Billions of people are at risk because human-induced global warming breached irreversible climate tipping points. The Global Tipping Points Conference stated, "[What is] particularly alarming is the risk of collapse of the Atlantic Meridional Overturning Circulation (AMOC), which would plunge northwest Europe into prolonged severe winters, while radically undermining global food and water security."
The U.S. free press provided minimal coverage of the issue. However, British news outlets—The Economist, Reuters, and The Guardian— acknowledged that irreversible climate tipping points left some climate scientists with a fatalist disposition. The Economist wrote that one specific tipping point was the "Amazon dieback." The Amazon was one of Earth's lungs because it acted as a carbon sink. The Amazon absorbed the carbon dioxide emitted from fossil fuels. However, deforestation and an increase in fossil fuel emissions turned chunks of the Amazon that were a carbon sink into a carbon net emitter.
From 2001 to 2020, the Brazilian Amazon emitted more carbon dioxide than it absorbed. In twenty years, the Brazilian Amazon "lost 350,000 square km," from deforestation, while "net emissions from the Brazilian Amazon exceeded those of Argentina or Pakistan." The apocalyptic trend of carbon sinks being transformed into net carbon emitters extended to the Arctic Tundra. The Arctic was a carbon sink for millennia. Global warming thawed permafrost and increased emissions from wildfires. NOAA wrote that it allowed "stored carbon dioxide and methane to be released into the atmosphere," and turned "the Arctic tundra from a net carbon sink into a source [of CO₂]."

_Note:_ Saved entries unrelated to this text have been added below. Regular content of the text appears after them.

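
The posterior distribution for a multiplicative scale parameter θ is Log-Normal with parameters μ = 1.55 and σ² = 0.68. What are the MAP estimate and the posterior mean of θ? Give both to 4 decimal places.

θ_MAP = 2.3869, E[θ|data] = 6.6194

Mode = exp(μ − σ²) = exp(0.87) = 2.3869.
Mean = exp(μ + σ²/2) = exp(1.890) = 6.6194.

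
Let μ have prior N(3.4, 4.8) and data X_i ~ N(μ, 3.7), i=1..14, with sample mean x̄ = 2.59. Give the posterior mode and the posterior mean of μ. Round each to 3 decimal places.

μ_MAP = 2.632, E[μ|data] = 2.632

Posterior for μ is Normal. Precision-weighted mean: (1/4.8·3.4 + 14/3.7·2.59) / (1/4.8 + 14/3.7) = 2.632.
A Normal posterior is symmetric, so mode = mean.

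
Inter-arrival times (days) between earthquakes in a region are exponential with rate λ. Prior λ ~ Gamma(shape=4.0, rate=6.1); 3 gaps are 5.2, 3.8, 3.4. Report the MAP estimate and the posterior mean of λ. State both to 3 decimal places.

Σ times = 12.4. Posterior: Gamma(shape = 4.0+3 = 7.0, rate = 6.1+12.4 = 18.5).
Mode = (α−1)/β = 6.0/18.5 = 0.324.
Mean = α/β = 7.0/18.5 = 0.378.
The mean is pulled above the mode by the posterior's right skew.

MAP = 0.324, posterior mean = 0.378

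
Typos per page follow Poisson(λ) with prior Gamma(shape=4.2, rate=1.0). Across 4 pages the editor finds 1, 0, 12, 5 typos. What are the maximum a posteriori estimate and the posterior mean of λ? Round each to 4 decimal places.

maximum a posteriori estimate = 4.2400, posterior mean = 4.4400

Σ counts = 18. Posterior: Gamma(shape = 4.2+18 = 22.2, rate = 1.0+4 = 5.0).
Mode = (α−1)/β = 21.2/5.0 = 4.2400.
Mean = α/β = 22.2/5.0 = 4.4400.
The mean is pulled above the mode by the posterior's right skew.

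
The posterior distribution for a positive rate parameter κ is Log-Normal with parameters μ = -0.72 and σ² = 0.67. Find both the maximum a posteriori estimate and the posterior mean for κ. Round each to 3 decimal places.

Mode = exp(μ − σ²) = exp(-1.39) = 0.249.
Mean = exp(μ + σ²/2) = exp(-0.385) = 0.680.
The posterior is right-skewed, so the mean exceeds the mode.

MAP = 0.249; posterior mean = 0.680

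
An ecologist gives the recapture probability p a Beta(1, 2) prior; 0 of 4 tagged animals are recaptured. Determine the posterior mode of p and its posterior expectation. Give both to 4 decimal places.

MAP = 0.0000, posterior mean = 0.1429

Posterior: Beta(1+0, 2+4) = Beta(1, 6).
Since α = 1 ≤ 1 and β > 1, the Beta density is monotone decreasing on [0,1]; the mode is at 0.
Mean = 1/(1+6) = 0.1429.
The mean is pulled above the mode by the posterior's right skew.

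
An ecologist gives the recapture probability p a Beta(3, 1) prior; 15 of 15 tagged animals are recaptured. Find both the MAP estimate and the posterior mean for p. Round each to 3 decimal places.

Posterior: Beta(3+15, 1+0) = Beta(18, 1).
Since β = 1 ≤ 1 and α > 1, the Beta density is monotone increasing on [0,1]; the mode is at 1.
Mean = 18/(18+1) = 0.947.

MAP = 1.000, posterior mean = 0.947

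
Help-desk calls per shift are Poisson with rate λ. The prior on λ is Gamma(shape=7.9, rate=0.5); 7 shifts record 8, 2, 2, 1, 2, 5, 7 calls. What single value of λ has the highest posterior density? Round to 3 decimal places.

Σ counts = 27. Posterior: Gamma(shape = 7.9+27 = 34.9, rate = 0.5+7 = 7.5).
Mode = (α−1)/β = 33.9/7.5 = 4.520.
Mean = α/β = 34.9/7.5 = 4.653.
This is the posterior mode — the MAP estimate.

4.520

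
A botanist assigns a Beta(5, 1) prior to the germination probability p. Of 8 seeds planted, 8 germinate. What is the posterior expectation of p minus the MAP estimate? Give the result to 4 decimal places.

-0.0714

Posterior: Beta(5+8, 1+0) = Beta(13, 1).
Since β = 1 ≤ 1 and α > 1, the Beta density is monotone increasing on [0,1]; the mode is at 1.
Mean = 13/(13+1) = 0.9286.
Difference = 0.9286 − 1.0000 = -0.0714.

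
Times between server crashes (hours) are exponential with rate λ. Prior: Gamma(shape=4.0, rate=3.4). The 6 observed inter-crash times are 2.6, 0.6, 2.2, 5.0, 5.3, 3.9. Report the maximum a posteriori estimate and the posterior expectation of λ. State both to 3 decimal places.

MAP: 0.391. Posterior mean: 0.435.

Σ times = 19.6. Posterior: Gamma(shape = 4.0+6 = 10.0, rate = 3.4+19.6 = 23.0).
Mode = (α−1)/β = 9.0/23.0 = 0.391.
Mean = α/β = 10.0/23.0 = 0.435.
The posterior is right-skewed, so the mean exceeds the mode.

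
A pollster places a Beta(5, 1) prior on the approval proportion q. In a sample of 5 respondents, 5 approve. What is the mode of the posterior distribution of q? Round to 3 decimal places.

1.000

Posterior: Beta(5+5, 1+0) = Beta(10, 1).
Since β = 1 ≤ 1 and α > 1, the Beta density is monotone increasing on [0,1]; the mode is at 1.
Mean = 10/(10+1) = 0.909.
This is the posterior mode — the MAP estimate.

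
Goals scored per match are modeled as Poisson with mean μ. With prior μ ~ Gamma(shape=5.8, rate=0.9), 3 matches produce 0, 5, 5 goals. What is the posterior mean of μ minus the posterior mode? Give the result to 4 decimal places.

0.2564

Σ counts = 10. Posterior: Gamma(shape = 5.8+10 = 15.8, rate = 0.9+3 = 3.9).
Mode = (α−1)/β = 14.8/3.9 = 3.7949.
Mean = α/β = 15.8/3.9 = 4.0513.
Difference = 4.0513 − 3.7949 = 0.2564.
The posterior is right-skewed, so the mean exceeds the mode.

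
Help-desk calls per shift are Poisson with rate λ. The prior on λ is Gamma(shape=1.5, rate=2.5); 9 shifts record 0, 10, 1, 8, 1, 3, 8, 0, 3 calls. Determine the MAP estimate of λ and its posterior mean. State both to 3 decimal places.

MAP = 3.000, posterior mean = 3.087

Σ counts = 34. Posterior: Gamma(shape = 1.5+34 = 35.5, rate = 2.5+9 = 11.5).
Mode = (α−1)/β = 34.5/11.5 = 3.000.
Mean = α/β = 35.5/11.5 = 3.087.
The mean is pulled above the mode by the posterior's right skew.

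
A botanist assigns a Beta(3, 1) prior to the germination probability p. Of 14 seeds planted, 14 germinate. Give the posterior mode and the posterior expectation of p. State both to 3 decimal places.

Posterior: Beta(3+14, 1+0) = Beta(17, 1).
Since β = 1 ≤ 1 and α > 1, the Beta density is monotone increasing on [0,1]; the mode is at 1.
Mean = 17/(17+1) = 0.944.
The mean is pulled below the mode by the posterior's left skew.

MAP = 1.000, posterior mean = 0.944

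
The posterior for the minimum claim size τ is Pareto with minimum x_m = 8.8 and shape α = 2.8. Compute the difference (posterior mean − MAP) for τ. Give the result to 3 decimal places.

The Pareto density is strictly decreasing on [x_m, ∞), so the mode is x_m = 8.800.
Mean = α·x_m/(α−1) = 2.8·8.8/1.8 = 13.689.
Difference = 13.689 − 8.800 = 4.889.
The mean is pulled above the mode by the posterior's right skew.

4.889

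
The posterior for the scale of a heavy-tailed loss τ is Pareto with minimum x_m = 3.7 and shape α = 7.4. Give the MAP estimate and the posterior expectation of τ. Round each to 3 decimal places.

The Pareto density is strictly decreasing on [x_m, ∞), so the mode is x_m = 3.700.
Mean = α·x_m/(α−1) = 7.4·3.7/6.4 = 4.278.
The mean is pulled above the mode by the posterior's right skew.

τ_MAP = 3.700, E[τ|data] = 4.278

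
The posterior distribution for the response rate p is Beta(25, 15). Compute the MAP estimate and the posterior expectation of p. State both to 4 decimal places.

Mode = (25−1)/(25+15−2) = 24/38 = 0.6316.
Mean = 25/(25+15) = 25/40 = 0.6250.
The posterior is left-skewed, so the mode exceeds the mean.

MAP: 0.6316. Posterior mean: 0.6250.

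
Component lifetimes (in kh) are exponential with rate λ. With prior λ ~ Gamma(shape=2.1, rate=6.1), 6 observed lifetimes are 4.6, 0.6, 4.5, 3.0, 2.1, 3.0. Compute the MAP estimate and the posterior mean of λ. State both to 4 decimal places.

λ_MAP = 0.2971, E[λ|data] = 0.3389

Σ times = 17.8. Posterior: Gamma(shape = 2.1+6 = 8.1, rate = 6.1+17.8 = 23.9).
Mode = (α−1)/β = 7.1/23.9 = 0.2971.
Mean = α/β = 8.1/23.9 = 0.3389.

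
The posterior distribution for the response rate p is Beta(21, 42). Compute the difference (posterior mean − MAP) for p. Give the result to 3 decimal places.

0.005

Mode = (21−1)/(21+42−2) = 20/61 = 0.328.
Mean = 21/(21+42) = 21/63 = 0.333.
Difference = 0.333 − 0.328 = 0.005.
Right-skewed posterior ⇒ mode < mean.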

The World Bank, in a 2012 report, warned that global warming would trigger climate tipping points, which included the Amazon dieback. The World Bank also warned that global warming would trigger other climate tipping points like "the disintegration of the West Antarctic ice sheet." This was the same conclusion Roger Revelle reached in the 1980s when he warned that the collapse of the West Antarctic ice sheet would inundate major coastal cities.
The implications for hundreds of millions of people were unfathomable. Climate displacement and migration were already issues that didn't receive enough attention. The New York Times wrote, in 2023, "2.5 million people were forced from their homes in the United States by weather-related disasters." In the next decade, "at least 55 million Americans are expected to migrate within the country," because of climate chaos.